Do you enjoy waterfalls and wish you could get better pictures of them? Spring is a great time to photograph waterfalls as streams are full and a lot of water is pouring down. Anyone who lives around Knoxville is probably within an hour’s drive of a waterfall. A quick Internet search found more than two dozen waterfalls within a three-hour drive.
In the picture on the left, notice how the water looks silky smooth like it is running together. This is the effect most photographers want in their shots. To get waterfall pictures like this is not that difficult if you have the right equipment and a little knowledge.
The Right Equipment
You will need a camera with adjustable shutter speeds, a sturdy tripod, and either a neutral density filter or a polarizing filter. Point-and-shoot cameras can do a lot of things well, but unfortunately, waterfall shots are not something they do well. They do not have adjustable shutter speeds, and they will not allow the use of filters. However, almost any single lens reflex camera has the versatility to shoot waterfalls. A knowledgeable co-worker or the local camera store can show you how to set the shutter speeds if you do not know how.

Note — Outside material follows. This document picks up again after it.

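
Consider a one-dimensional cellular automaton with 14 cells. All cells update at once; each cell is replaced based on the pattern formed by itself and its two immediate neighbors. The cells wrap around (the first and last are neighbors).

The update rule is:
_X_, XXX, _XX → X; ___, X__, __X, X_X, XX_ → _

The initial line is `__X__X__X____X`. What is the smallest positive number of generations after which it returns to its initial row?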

Inexpensive tripods tend to be flimsy. Even when they are used, they may not keep the camera still enough to prevent some degree of blur in the pictures. Sturdy tripods generally weigh more and cost more, but they are much better at keeping the camera immobile. Some people are reluctant to haul their tripod uphill, but it is essential for good waterfall shots.
A neutral density filter reduces the amount of light getting through the lens, which allows the use of longer shutter speeds. A polarizing filter also reduces the light, and additionally, it can reduce unwanted reflections. But you may want to keep the reflections in the water instead of getting rid of them. The inside of the lens cap will tell you what size filter the lens uses.
A Little Knowledge
The key to getting the water to look silky smooth is to use a fairly long shutter speed. Anywhere from 1/4 second to 2 seconds should give you a desirable look. You might try shooting at different shutter speeds to see which one works best. Use the lowest ISO setting the camera offers, and use the neutral density or polarizing filter to cut down on the light. If your camera’s light meter warns you that the picture will be overexposed, go to a higher shutter speed (like 1/8 second).